Pourtant l'objectif européen est la neutralité à horizon 2050. Mais concilier pratique du karting et réduction drastique de l’empreinte carbone des Français semble plutôt irréalisable. Et si la solution se trouvait dans le karting électrique. Une technologie récente qui en est à ses balbutiements. "Sauf que pour trois heures de session il me faudrait trois parcs de karting, si j'en fais rouler 30, il me faut 90 karts électriques. Mais ils sont très chers, ce serait très compliqué", se justifie l'ancien champion. 

Ni essence, ni diesel, ni électrique 

Sur le parking de ce garage, l'accueil est impressionnant. Trois gros baraqués attendent. Ils sont grands, virils, larges d'épaules, musclés. À l'américaine. Chacun a son petit nom : Ford à gauche, Chevrolet au centre et Dodge à droite. Des monstres qui frôlent 2 mètres de large et dépassent 1m80 de haut. Street Garage est le temple de la bagnole américaine. Non pas en banlieue de Houston ou de Denver, mais dans la périphérie de Montargis. 

À l’intérieur au comptoir, Philippe vient prendre des nouvelles de sa Mustang après une révision.
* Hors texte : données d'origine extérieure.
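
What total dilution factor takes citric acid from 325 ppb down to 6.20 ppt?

Factor = C₀/C_target = 325 ppb / 6.20 ppt = 5.24 × 10⁴.

5.24 × 10⁴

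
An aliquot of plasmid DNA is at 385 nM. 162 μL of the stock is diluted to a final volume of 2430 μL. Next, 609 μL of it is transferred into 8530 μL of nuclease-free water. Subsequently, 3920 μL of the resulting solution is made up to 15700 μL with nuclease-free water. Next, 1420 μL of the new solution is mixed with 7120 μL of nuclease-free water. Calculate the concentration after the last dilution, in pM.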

La vidange est faite. Le filtre à huile est remplacé. Les pneus se porteront mieux, la jolie américaine avait sérieusement besoin d'un parallélisme. En face de lui, Yoann Hebert, le gérant, lui aussi passionné. Il a donné un coup de boost à l'entreprise.

Street Garage a presque doublé son chiffre d’affaires en trois ans, et peut se targuer d'afficher la troisième meilleure croissance du Centre-Val de Loire en 2023. "On est une entreprise familiale, c'est une fierté pour nous, et pour toute l'équipe !

L'équipe officie dans la partie garage. Laura et Emma, respectivement 21 et 16 ans, sont les deux mécaniciennes. Un savoir-faire reconnu. L'art du détail. "C'est plus simple de travailler sur des voitures américaines", sourit Laura Roger, responsable d'atelier.

La Dodge Challenger est sur le pont. Les deux professionnelles auscultent le pare-chocs, avant de la redescendre et d'en ouvrir le capot. "Vous voyez, il n'y a aucune modification au niveau du moteur quand on injecte le programme dans le calculateur. Ce n'est qu'électronique", vulgarise la jeune cheffe d'atelier. Le programme en question est celui qui permet de transformer la voiture. Désormais, comme toutes celles vendues chez Street garage, elle roule à l'éthanol. 

On est davantage décomplexé à rouler avec ça. Quand on nous dit que notre voiture consomme beaucoup, on répond que c'est de l'éthanol et que le taux de CO2 rejeté est divisé par deux.

Yoann Hebert, gérant de Street Garage

Si les voitures électriques représentaient 13,1 % des achats de voitures neuves en 2022 en France, la courbe devrait être exponentielle jusqu'en 2035. Date fatidique de la fin présumée de la vente de voitures à moteurs thermiques. C'est aujourd'hui, en 2024, la ligne de conduite de l'Union Européenne. Les dix prochaines années seront cruciales. Le temps pour les plus sceptiques de se convaincre des bienfaits de l'électrique.